The right of the appellants to pay the money to Sprague depended upon whether Sprague was entitled to the money as against the appellee, and it is apparent that whether so or not must turn upon what the contract was and what was done under it, and involves all that is embraced within appellants’ third contention; but, as we have already said, the abstract shows nothing of the contract.
FTeither the contract, which we assume was made between appellee and Sprague, and related to a purchase and sale of real estate; nor the abstracts of title, upon which the case seems, by the arguments, to largely depend; nor the opinion of counsel upon the title shown by the abstracts of title; nor the check that was deposited with appellants; nor the deed said to be from Sprague to appellee; nor a bill filed under the burnt records act, the master’s report and the decree thereunder; nor a deed said to be from one Shultz to Sprague; nor various letters which may be of great importance, nor any part of either, is shown by appellants’ abstract.

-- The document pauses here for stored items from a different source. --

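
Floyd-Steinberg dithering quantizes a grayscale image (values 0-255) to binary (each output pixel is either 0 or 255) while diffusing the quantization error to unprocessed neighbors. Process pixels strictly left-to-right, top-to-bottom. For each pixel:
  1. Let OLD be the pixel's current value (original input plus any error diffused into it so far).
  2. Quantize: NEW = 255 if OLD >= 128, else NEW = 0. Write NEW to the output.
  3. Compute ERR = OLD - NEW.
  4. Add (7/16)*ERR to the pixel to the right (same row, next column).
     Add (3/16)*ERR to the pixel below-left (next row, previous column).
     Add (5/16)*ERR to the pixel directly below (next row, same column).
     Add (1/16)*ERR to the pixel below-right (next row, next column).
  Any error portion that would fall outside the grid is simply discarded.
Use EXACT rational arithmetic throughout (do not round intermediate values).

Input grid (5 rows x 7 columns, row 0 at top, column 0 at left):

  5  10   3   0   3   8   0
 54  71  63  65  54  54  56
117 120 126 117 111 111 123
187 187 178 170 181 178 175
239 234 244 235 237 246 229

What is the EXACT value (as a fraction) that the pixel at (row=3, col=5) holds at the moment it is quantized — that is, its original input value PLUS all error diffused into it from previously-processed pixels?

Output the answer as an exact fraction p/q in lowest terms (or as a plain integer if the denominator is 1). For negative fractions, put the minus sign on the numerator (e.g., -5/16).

(0,0): OLD=5 → NEW=0, ERR=5
(0,1): OLD=195/16 → NEW=0, ERR=195/16
(0,2): OLD=2133/256 → NEW=0, ERR=2133/256
(0,3): OLD=14931/4096 → NEW=0, ERR=14931/4096
(0,4): OLD=301125/65536 → NEW=0, ERR=301125/65536
(0,5): OLD=10496483/1048576 → NEW=0, ERR=10496483/1048576
(0,6): OLD=73475381/16777216 → NEW=0, ERR=73475381/16777216
(1,0): OLD=14809/256 → NEW=0, ERR=14809/256
(1,1): OLD=208879/2048 → NEW=0, ERR=208879/2048
(1,2): OLD=7318427/65536 → NEW=0, ERR=7318427/65536
(1,3): OLD=30507583/262144 → NEW=0, ERR=30507583/262144
(1,4): OLD=1819583773/16777216 → NEW=0, ERR=1819583773/16777216
(1,5): OLD=14184916909/134217728 → NEW=0, ERR=14184916909/134217728
(1,6): OLD=223836067715/2147483648 → NEW=0, ERR=223836067715/2147483648
(2,0): OLD=5052853/32768 → NEW=255, ERR=-3302987/32768
(2,1): OLD=138754327/1048576 → NEW=255, ERR=-128632553/1048576
(2,2): OLD=2272012549/16777216 → NEW=255, ERR=-2006177531/16777216
(2,3): OLD=17229200413/134217728 → NEW=255, ERR=-16996320227/134217728
(2,4): OLD=125177213741/1073741824 → NEW=0, ERR=125177213741/1073741824
(2,5): OLD=7605620230031/34359738368 → NEW=255, ERR=-1156113053809/34359738368
(2,6): OLD=81065397877465/549755813888 → NEW=255, ERR=-59122334663975/549755813888
(3,0): OLD=2222963813/16777216 → NEW=255, ERR=-2055226267/16777216
(3,1): OLD=8905290113/134217728 → NEW=0, ERR=8905290113/134217728
(3,2): OLD=148444045715/1073741824 → NEW=255, ERR=-125360119405/1073741824
(3,3): OLD=402585098901/4294967296 → NEW=0, ERR=402585098901/4294967296
(3,4): OLD=134259524911205/549755813888 → NEW=255, ERR=-5928207630235/549755813888
(3,5): OLD=659220894840063/4398046511104 → NEW=255, ERR=-462280965491457/4398046511104
Target (3,5): original=178, with diffused error = 659220894840063/4398046511104

Answer: 659220894840063/4398046511104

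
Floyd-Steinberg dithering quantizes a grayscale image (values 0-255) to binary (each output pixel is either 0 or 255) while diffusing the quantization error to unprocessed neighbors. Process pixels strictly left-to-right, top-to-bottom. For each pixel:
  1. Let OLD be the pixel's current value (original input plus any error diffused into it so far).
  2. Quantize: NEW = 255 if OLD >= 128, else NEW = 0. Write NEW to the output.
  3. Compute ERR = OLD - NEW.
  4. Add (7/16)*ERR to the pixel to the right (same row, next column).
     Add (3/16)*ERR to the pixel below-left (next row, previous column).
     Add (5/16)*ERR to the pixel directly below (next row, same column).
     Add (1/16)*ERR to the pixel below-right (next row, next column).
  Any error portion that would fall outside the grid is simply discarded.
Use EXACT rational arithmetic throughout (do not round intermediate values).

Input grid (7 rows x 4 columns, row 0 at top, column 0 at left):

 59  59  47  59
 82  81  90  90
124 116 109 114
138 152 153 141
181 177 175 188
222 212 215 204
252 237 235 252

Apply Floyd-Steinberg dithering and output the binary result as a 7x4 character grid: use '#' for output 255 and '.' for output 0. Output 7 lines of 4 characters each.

(0,0): OLD=59 → NEW=0, ERR=59
(0,1): OLD=1357/16 → NEW=0, ERR=1357/16
(0,2): OLD=21531/256 → NEW=0, ERR=21531/256
(0,3): OLD=392381/4096 → NEW=0, ERR=392381/4096
(1,0): OLD=29783/256 → NEW=0, ERR=29783/256
(1,1): OLD=364257/2048 → NEW=255, ERR=-157983/2048
(1,2): OLD=6933493/65536 → NEW=0, ERR=6933493/65536
(1,3): OLD=179808707/1048576 → NEW=255, ERR=-87578173/1048576
(2,0): OLD=4780603/32768 → NEW=255, ERR=-3575237/32768
(2,1): OLD=74729145/1048576 → NEW=0, ERR=74729145/1048576
(2,2): OLD=320359773/2097152 → NEW=255, ERR=-214413987/2097152
(2,3): OLD=1670397385/33554432 → NEW=0, ERR=1670397385/33554432
(3,0): OLD=1967405323/16777216 → NEW=0, ERR=1967405323/16777216
(3,1): OLD=53575901141/268435456 → NEW=255, ERR=-14875140139/268435456
(3,2): OLD=474999261995/4294967296 → NEW=0, ERR=474999261995/4294967296
(3,3): OLD=13644375534765/68719476736 → NEW=255, ERR=-3879091032915/68719476736
(4,0): OLD=890156085999/4294967296 → NEW=255, ERR=-205060574481/4294967296
(4,1): OLD=5733282849229/34359738368 → NEW=255, ERR=-3028450434611/34359738368
(4,2): OLD=172570860761517/1099511627776 → NEW=255, ERR=-107804604321363/1099511627776
(4,3): OLD=2363971274538187/17592186044416 → NEW=255, ERR=-2122036166787893/17592186044416
(5,0): OLD=104758016400063/549755813888 → NEW=255, ERR=-35429716141377/549755813888
(5,1): OLD=2373066025867929/17592186044416 → NEW=255, ERR=-2112941415458151/17592186044416
(5,2): OLD=912046456749701/8796093022208 → NEW=0, ERR=912046456749701/8796093022208
(5,3): OLD=57854491140388365/281474976710656 → NEW=255, ERR=-13921627920828915/281474976710656
(6,0): OLD=58924115302090539/281474976710656 → NEW=255, ERR=-12852003759126741/281474976710656
(6,1): OLD=877770217319854557/4503599627370496 → NEW=255, ERR=-270647687659621923/4503599627370496
(6,2): OLD=16164688572017871483/72057594037927936 → NEW=255, ERR=-2209997907653752197/72057594037927936
(6,3): OLD=264718034642381711965/1152921504606846976 → NEW=255, ERR=-29276949032364266915/1152921504606846976
Row 0: ....
Row 1: .#.#
Row 2: #.#.
Row 3: .#.#
Row 4: ####
Row 5: ##.#
Row 6: ####

Answer: ....
.#.#
#.#.
.#.#
####
##.#
####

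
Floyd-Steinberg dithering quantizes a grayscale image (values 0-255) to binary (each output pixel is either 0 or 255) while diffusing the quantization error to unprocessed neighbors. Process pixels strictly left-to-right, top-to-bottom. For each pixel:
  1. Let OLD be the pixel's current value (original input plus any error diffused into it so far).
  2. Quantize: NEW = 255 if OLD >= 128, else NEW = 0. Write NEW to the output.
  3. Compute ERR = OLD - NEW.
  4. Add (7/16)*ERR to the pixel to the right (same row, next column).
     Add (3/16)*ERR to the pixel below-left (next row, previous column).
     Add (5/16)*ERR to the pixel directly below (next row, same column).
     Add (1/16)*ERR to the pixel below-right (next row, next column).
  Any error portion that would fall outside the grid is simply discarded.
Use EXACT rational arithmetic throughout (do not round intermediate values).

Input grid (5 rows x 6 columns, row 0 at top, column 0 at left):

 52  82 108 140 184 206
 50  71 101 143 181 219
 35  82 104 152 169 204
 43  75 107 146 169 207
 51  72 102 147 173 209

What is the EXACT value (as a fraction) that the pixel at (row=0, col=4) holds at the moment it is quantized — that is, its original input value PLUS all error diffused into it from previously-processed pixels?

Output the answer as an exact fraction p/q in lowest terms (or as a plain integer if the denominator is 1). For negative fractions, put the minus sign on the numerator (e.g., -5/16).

Answer: 3700901/16384

Derivation:
(0,0): OLD=52 → NEW=0, ERR=52
(0,1): OLD=419/4 → NEW=0, ERR=419/4
(0,2): OLD=9845/64 → NEW=255, ERR=-6475/64
(0,3): OLD=98035/1024 → NEW=0, ERR=98035/1024
(0,4): OLD=3700901/16384 → NEW=255, ERR=-477019/16384
Target (0,4): original=184, with diffused error = 3700901/16384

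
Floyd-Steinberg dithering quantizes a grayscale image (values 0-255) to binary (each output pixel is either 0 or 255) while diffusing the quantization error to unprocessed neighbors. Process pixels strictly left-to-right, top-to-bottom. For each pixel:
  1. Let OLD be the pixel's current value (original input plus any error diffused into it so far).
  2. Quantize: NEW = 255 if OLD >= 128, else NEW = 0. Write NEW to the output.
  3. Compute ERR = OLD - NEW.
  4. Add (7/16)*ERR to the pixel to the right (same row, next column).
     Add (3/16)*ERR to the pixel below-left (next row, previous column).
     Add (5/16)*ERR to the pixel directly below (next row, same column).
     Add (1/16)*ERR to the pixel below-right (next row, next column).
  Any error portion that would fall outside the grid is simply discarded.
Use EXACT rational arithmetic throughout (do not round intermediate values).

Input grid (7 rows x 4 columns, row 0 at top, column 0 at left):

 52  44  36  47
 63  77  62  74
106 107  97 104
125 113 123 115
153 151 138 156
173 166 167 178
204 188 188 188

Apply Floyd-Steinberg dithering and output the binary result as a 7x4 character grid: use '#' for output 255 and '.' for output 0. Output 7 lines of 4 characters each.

Answer: ....
.#..
.#.#
#.#.
.#.#
###.
#.##

Derivation:
(0,0): OLD=52 → NEW=0, ERR=52
(0,1): OLD=267/4 → NEW=0, ERR=267/4
(0,2): OLD=4173/64 → NEW=0, ERR=4173/64
(0,3): OLD=77339/1024 → NEW=0, ERR=77339/1024
(1,0): OLD=5873/64 → NEW=0, ERR=5873/64
(1,1): OLD=78583/512 → NEW=255, ERR=-51977/512
(1,2): OLD=922339/16384 → NEW=0, ERR=922339/16384
(1,3): OLD=33110437/262144 → NEW=0, ERR=33110437/262144
(2,0): OLD=947341/8192 → NEW=0, ERR=947341/8192
(2,1): OLD=37266367/262144 → NEW=255, ERR=-29580353/262144
(2,2): OLD=43286403/524288 → NEW=0, ERR=43286403/524288
(2,3): OLD=1536039271/8388608 → NEW=255, ERR=-603055769/8388608
(3,0): OLD=587121501/4194304 → NEW=255, ERR=-482426019/4194304
(3,1): OLD=3363803523/67108864 → NEW=0, ERR=3363803523/67108864
(3,2): OLD=161274258109/1073741824 → NEW=255, ERR=-112529907011/1073741824
(3,3): OLD=890670468267/17179869184 → NEW=0, ERR=890670468267/17179869184
(4,0): OLD=135779828121/1073741824 → NEW=0, ERR=135779828121/1073741824
(4,1): OLD=1676316271787/8589934592 → NEW=255, ERR=-514117049173/8589934592
(4,2): OLD=25266265015659/274877906944 → NEW=0, ERR=25266265015659/274877906944
(4,3): OLD=905405092108381/4398046511104 → NEW=255, ERR=-216096768223139/4398046511104
(5,0): OLD=27665780927977/137438953472 → NEW=255, ERR=-7381152207383/137438953472
(5,1): OLD=655039293118175/4398046511104 → NEW=255, ERR=-466462567213345/4398046511104
(5,2): OLD=299878914830725/2199023255552 → NEW=255, ERR=-260872015335035/2199023255552
(5,3): OLD=8197204648068551/70368744177664 → NEW=0, ERR=8197204648068551/70368744177664
(6,0): OLD=11774851757422141/70368744177664 → NEW=255, ERR=-6169178007882179/70368744177664
(6,1): OLD=102345067651827003/1125899906842624 → NEW=0, ERR=102345067651827003/1125899906842624
(6,2): OLD=3709341439988386541/18014398509481984 → NEW=255, ERR=-884330179929519379/18014398509481984
(6,3): OLD=56352357856918310779/288230376151711744 → NEW=255, ERR=-17146388061768183941/288230376151711744
Row 0: ....
Row 1: .#..
Row 2: .#.#
Row 3: #.#.
Row 4: .#.#
Row 5: ###.
Row 6: #.##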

All that is mentioned in the abstract concerning said documents is as follows:
“ Contract—Plaintiffs’ Exhibit A.”
“ Check—Plaintiffs’ Exhibit B.”
“ Indorsements on check.”
“ Letter—Exhibit C, plaintiff.”
“Written opinion of title by Hiram H. Cody & Sons— Exhibit D.”
“ Abstract of title—Exhibit E.”
“ Letter December 27, 1890—Exhibit F.”
“ Second opinion of Hiram H. Cody—Exhibit G-.” “Letter November 5, 1890—Exhibit II.”
“ Abstract of title dated December 23, 1890.”
“ My deed—Sprague to Hutchens.”
“ Bill, report of master of decree in the burnt record proceedings, Shultz v. Weiss et al.”
“ Warranty deed from Shultz and wife to Thomas W. Sprague, dated December 22, 1890.”
“ Letter, Hutchens to Sprague, December 31, 1890.”
It is true that appropriate numerals indicating the pages of the record where said exhibits may be found precede each specified exhibit, but this court and the Supreme Court have often held that they can not search the record to find out what the abstract must show.
The last application of the rule was in Chicago and South Side Rapid Transit Company v. Lackman (No. 5987 this term), where, and in cases there referred to, the reasons for enforcing the rule may be found.
It is apparent that what we have shown falls far short of being an abstract ©f anything; it is not even an intelligible index in numerous instances. What “ contract ? ” What “ check ? ” Whose “ letter ” and to whom ? “ Abstract of title ” to what property ? and so on, might be repeated as questions, made appropriate to the subject, to most of the things so indexed. See Johnson v. Bantock, 38 Ill. 111.
While we might not, having due regard for the rules pertaining to abstracts, and for our uniform and numerous decisions, reverse any cause upon such an incomplete abstract, still, inasmuch as appellants in their brief have stated what they, presumptively, regard as the material portions of the recitals and undertakings of the contract, and of the abstract of title, and of two old deeds, and of the alluded to opinion of title, we have considered them attentively in connection with the argument of appellants’ counsel based thereon, which we must assume presents the case as favorably to appellants’ contention as could be made to appear with everything before us, and from such consideration our conclusion is that the judgment of the Circuit Court should be affirmed upon the merits, without regard to the deficiencies of the abstract, and it is therefore affirmed.